I read this article today that I found still resonates to this day. One part in particular that I continue to dance with is this:
Grief crowds the heart, eats up all your energy and chronically imposes upon your peace. But grief isn’t some evil force that’s only there to cause pain, grief is escorting up an even deeper feeling, a truth about your life, what you value and what you need. Perhaps how much you wanted something, how deeply you care about someone, how far you’ve come from where you were.
I like that the article addressed the nuanced differences among grief, depression and depression. They’re often used interchangeably and I think it’s important that we unpack them, examine them, and be clear about how we define things.
The idea of cycling through the same path…swallowing grief, numbing to it, until it bubbles up, over and over again. Our society is so keen to have us “let go” that it’s almost impossible to simply sit with our own grief, to experience it completely and thoroughly. We must “move on,” “get on with our lives.”
I find that the people who act most concerned or worried about someone who is in deep grief are, in fact, more concerned with their own discomfort. They simply can’t be near the raw emotion. Too many people simply want to skim across the surface, going through the basic rituals and move on.

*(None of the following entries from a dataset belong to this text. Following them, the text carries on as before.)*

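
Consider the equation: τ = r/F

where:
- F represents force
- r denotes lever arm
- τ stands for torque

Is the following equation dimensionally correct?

No

F (force) has dimensions [L M T^-2].
r (lever arm) has dimensions [L].
τ (torque) has dimensions [L^2 M T^-2].

Left side: [L^2 M T^-2]
Right side: [M^-1 T^2]

The two sides have different dimensions, so the equation is NOT dimensionally consistent.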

I have always subscribed to the idea that you should allow yourself to feel your emotions completely, without reservation. But society’s pressures to “keep it together” and to get back to worldly functioning can impede the ability of one to move through the pain completely. But like it or not, grief demands your attention.
I have started on a journey of inquiry, not entirely sure where it will lead. As the author says,
There (and only there) you will find the door to the unpredictable pieces of life that are patiently waiting for you on the other side of your pain.